Il était alors amoureux d’une fille qui habitait cette rue et dont la soeur (plus agée de deux ans) ramenait des garçons chez elle. Cette fille et lui s’amusèrent à les espionner, jusqu’au jour où Jarvis y alla seul, caché dans l’armoire, pour finir sur le lit avec la soeur, affirmant à celle qu’il aime : "Je sais que tu ne me croiras pas mais je suis sorti avec elle juste parce qu’elle te ressemblait". Un ton transporte ces paroles pour qu’on en mesure toute la portée. Commençant souvent ses phrases par "alors", "donc", "oh écoute", ... il écrit comme il parle tout en trouvant les mots justes, faisant en sorte de ponctuer ses phrases par des rimes, de les dynamiser et d’y ajouter profondeur, fluidité, subtilité, terminant son histoire dans une passion gigantesque, poussant les cris d’une conviction touchante. Car les chansons de Jarvis sont faites de mouvements, de passions, d’obsessions. Elles contiennent des hauts et des bas, pour finir, selon les sujets traités (et même les plus légers) en apothéose existentielle. Il prouve qu’il existe. Peu importe si c’est au travers de choses dont on se moquerait si elles avaient été écrites par n’importe qui d’autre. Il est amoureux de la maison de ses possibles conquêtes, de leurs robes et de leurs poitrines lorsque celles-ci sont précoces.
Comme toutes personnes intéressantes, Jarvis Cocker est fait de paradoxes. Issu de la working class, excité par la fille distinguée du coin, ne minimisant aucun des problèmes relatifs au gamin exclu de la bande, ni de certains vécus adolescents dramatiques de superficialité, il ne parle que de situations anodines racontées avec un sens inouï de vivacité voire de gravité. Il redonne vie à un détail adolescent qui est devenu dérisoire mais qui fut crucial.
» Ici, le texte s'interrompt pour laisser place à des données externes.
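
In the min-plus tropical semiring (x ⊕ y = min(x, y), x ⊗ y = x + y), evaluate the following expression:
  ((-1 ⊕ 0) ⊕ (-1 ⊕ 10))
((-1 ⊕ 0) ⊕ (-1 ⊕ 10)) = -1

Expand innermost to outermost. Recall ⊕ takes the minimum of its arguments and ⊗ takes their sum. Working out the expression ((-1 ⊕ 0) ⊕ (-1 ⊕ 10)) gives -1.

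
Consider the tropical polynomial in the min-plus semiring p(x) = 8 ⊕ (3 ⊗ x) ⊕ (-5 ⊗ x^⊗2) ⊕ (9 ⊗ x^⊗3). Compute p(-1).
p(-1) = -7

A tropical monomial a ⊗ x^⊗i evaluates to a + i · x. Evaluating each term at x = -1:
  Term 0 contributes 8 + 0 · -1 = 8
  Term 1 contributes 3 + 1 · -1 = 2
  Term 2 contributes -5 + 2 · -1 = -7
  Term 3 contributes 9 + 3 · -1 = 6
p(-1) = ⊕ of these = min[8, 2, -7, 6] = -7.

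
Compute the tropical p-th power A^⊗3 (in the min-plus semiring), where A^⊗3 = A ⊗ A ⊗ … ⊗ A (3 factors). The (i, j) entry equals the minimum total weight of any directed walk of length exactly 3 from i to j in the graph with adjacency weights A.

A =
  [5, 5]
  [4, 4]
A^⊗3 =
  [13, 13]
  [12, 12]

Each entry (A^⊗3)_ij equals the minimum over all length-3 walks i = v_0 → v_1 → … → v_3 = j of Σ_t A[v_t][v_{t+1}]. For example, for (i, j) = (0, 1) we minimise over 4 possible intermediate vertex sequences; the minimum is 13, attained along the walk 0 → 1 → 1 → 1.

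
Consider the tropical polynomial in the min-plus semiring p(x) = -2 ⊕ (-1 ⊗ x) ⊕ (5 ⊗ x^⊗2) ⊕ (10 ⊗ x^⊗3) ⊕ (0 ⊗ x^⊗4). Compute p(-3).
p(-3) = -12

A tropical monomial a ⊗ x^⊗i evaluates to a + i · x. Evaluating each term at x = -3:
  Term 0 contributes -2 + 0 · -3 = -2
  Term 1 contributes -1 + 1 · -3 = -4
  Term 2 contributes 5 + 2 · -3 = -1
  Term 3 contributes 10 + 3 · -3 = 1
  Term 4 contributes 0 + 4 · -3 = -12
p(-3) = ⊕ of these = min[-2, -4, -1, 1, -12] = -12.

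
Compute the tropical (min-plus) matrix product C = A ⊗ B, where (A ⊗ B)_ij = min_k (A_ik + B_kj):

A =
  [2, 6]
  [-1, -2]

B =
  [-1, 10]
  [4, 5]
A ⊗ B =
  [1, 11]
  [-2, 3]

Apply the min-plus product entry-by-entry:
  C[0][0] = min over k of (A[0][0] + B[0][0] = 2 + -1 = 1, A[0][1] + B[1][0] = 6 + 4 = 10) = 1 (attained at k = 0)
  C[0][1] = min over k of (A[0][0] + B[0][1] = 2 + 10 = 12, A[0][1] + B[1][1] = 6 + 5 = 11) = 11 (attained at k = 1)
  C[1][0] = min over k of (A[1][0] + B[0][0] = -1 + -1 = -2, A[1][1] + B[1][0] = -2 + 4 = 2) = -2 (attained at k = 0)
  C[1][1] = min over k of (A[1][0] + B[0][1] = -1 + 10 = 9, A[1][1] + B[1][1] = -2 + 5 = 3) = 3 (attained at k = 1)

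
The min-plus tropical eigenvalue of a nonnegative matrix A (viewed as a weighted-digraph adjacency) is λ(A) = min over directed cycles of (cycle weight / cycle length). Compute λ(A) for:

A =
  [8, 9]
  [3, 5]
λ(A) = 5

Enumerate directed cycles and compute their means (weight / length). Sample:
  cycle 0 → 0: weight = 8, length = 1, mean = 8/1 ≈ 8.000
  cycle 1 → 1: weight = 5, length = 1, mean = 5/1 ≈ 5.000
  cycle 0 → 1 → 0: weight = 12, length = 2, mean = 12/2 ≈ 6.000
  cycle 1 → 0 → 1: weight = 12, length = 2, mean = 12/2 ≈ 6.000
Minimum mean = 5.000, attained e.g. along the cycle 1 → 1 with weight 5 and length 1. So λ(A) = 5/1 = 5.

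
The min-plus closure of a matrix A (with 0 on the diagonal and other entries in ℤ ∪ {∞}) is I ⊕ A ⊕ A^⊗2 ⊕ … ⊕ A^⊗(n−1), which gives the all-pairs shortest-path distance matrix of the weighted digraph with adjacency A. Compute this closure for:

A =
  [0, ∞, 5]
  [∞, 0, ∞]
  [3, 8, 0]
Closure =
  [0, 13, 5]
  [∞, 0, ∞]
  [3, 8, 0]

This is the Floyd-Warshall all-pairs shortest-path computation. For each intermediate vertex k = 0, 1, …, 2, update dist[i][j] ← min(dist[i][j], dist[i][k] + dist[k][j]). The final matrix gives, for each (i, j), the minimum total weight of any directed path from i to j (possibly empty when i = j).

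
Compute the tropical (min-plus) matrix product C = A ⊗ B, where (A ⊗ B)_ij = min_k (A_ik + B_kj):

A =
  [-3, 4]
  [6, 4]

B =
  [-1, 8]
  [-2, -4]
A ⊗ B =
  [-4, 0]
  [2, 0]

Apply the min-plus product entry-by-entry:
  C[0][0] = min over k of (A[0][0] + B[0][0] = -3 + -1 = -4, A[0][1] + B[1][0] = 4 + -2 = 2) = -4 (attained at k = 0)
  C[0][1] = min over k of (A[0][0] + B[0][1] = -3 + 8 = 5, A[0][1] + B[1][1] = 4 + -4 = 0) = 0 (attained at k = 1)
  C[1][0] = min over k of (A[1][0] + B[0][0] = 6 + -1 = 5, A[1][1] + B[1][0] = 4 + -2 = 2) = 2 (attained at k = 1)
  C[1][1] = min over k of (A[1][0] + B[0][1] = 6 + 8 = 14, A[1][1] + B[1][1] = 4 + -4 = 0) = 0 (attained at k = 1)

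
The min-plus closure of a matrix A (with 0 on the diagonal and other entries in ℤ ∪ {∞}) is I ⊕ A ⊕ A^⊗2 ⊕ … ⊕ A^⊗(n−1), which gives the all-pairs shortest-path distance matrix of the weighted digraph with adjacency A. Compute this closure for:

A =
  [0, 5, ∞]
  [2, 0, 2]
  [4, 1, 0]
Closure =
  [0, 5, 7]
  [2, 0, 2]
  [3, 1, 0]

This is the Floyd-Warshall all-pairs shortest-path computation. For each intermediate vertex k = 0, 1, …, 2, update dist[i][j] ← min(dist[i][j], dist[i][k] + dist[k][j]). The final matrix gives, for each (i, j), the minimum total weight of any directed path from i to j (possibly empty when i = j).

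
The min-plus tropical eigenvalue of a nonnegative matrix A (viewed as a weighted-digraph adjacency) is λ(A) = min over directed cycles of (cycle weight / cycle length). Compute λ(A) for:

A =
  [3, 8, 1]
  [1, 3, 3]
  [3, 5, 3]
λ(A) = 2

Enumerate directed cycles and compute their means (weight / length). Sample:
  cycle 0 → 0: weight = 3, length = 1, mean = 3/1 ≈ 3.000
  cycle 1 → 1: weight = 3, length = 1, mean = 3/1 ≈ 3.000
  cycle 2 → 2: weight = 3, length = 1, mean = 3/1 ≈ 3.000
  cycle 0 → 1 → 0: weight = 9, length = 2, mean = 9/2 ≈ 4.500
  cycle 0 → 2 → 0: weight = 4, length = 2, mean = 4/2 ≈ 2.000
  cycle 1 → 0 → 1: weight = 9, length = 2, mean = 9/2 ≈ 4.500
Minimum mean = 2.000, attained e.g. along the cycle 0 → 2 → 0 with weight 4 and length 2. So λ(A) = 4/2 = 2.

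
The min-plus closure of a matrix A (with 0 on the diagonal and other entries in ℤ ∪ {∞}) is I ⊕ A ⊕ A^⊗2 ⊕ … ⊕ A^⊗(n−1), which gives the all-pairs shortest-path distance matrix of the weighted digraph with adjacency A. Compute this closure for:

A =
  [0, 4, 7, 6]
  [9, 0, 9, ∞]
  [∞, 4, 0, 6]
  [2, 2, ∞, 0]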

En grand frustré, ses chansons, jusqu’à His’n’Hers inclu, racontent les visions d’un ado ou d’un adulte immature qui a soif d’émotions fortes, de sensualité, d’amourettes romantiques, de fraîcheur juvénile, de souvenirs niais mais sublimes, et surtout, sublimés. Babies en est une des plus belles représentations et une des plus élégantes. Avec son refrain inoubliable, son air espiègle, son rythme stimulant et ses notes qui divaguent, elle fait partie des chansons les plus gaies de Pulp. Pourtant, elle peut faire pleurer. Mais déjà dans His’n’Hers tout comme depuis les débuts de Pulp, quelque chose d’autre pointait. D’autres façettes de la nature humaine. Plus tard, dans Different Class, il sera question d’adultère. Un Jarvis qui pique ou rêve de monter un plan pour piquer les petites copines de ses ex-faux-copains.
Plus intelligent que ces derniers, il devînt finalement, grâce à ses visuels luxuriants sortis d’un rêve aux milles couleurs, à ses tubes au charme pop inégalable, à ses textes mirobolants, l’icône anglaise la plus classe des 90’s. Et pourquoi pas depuis les 60’s.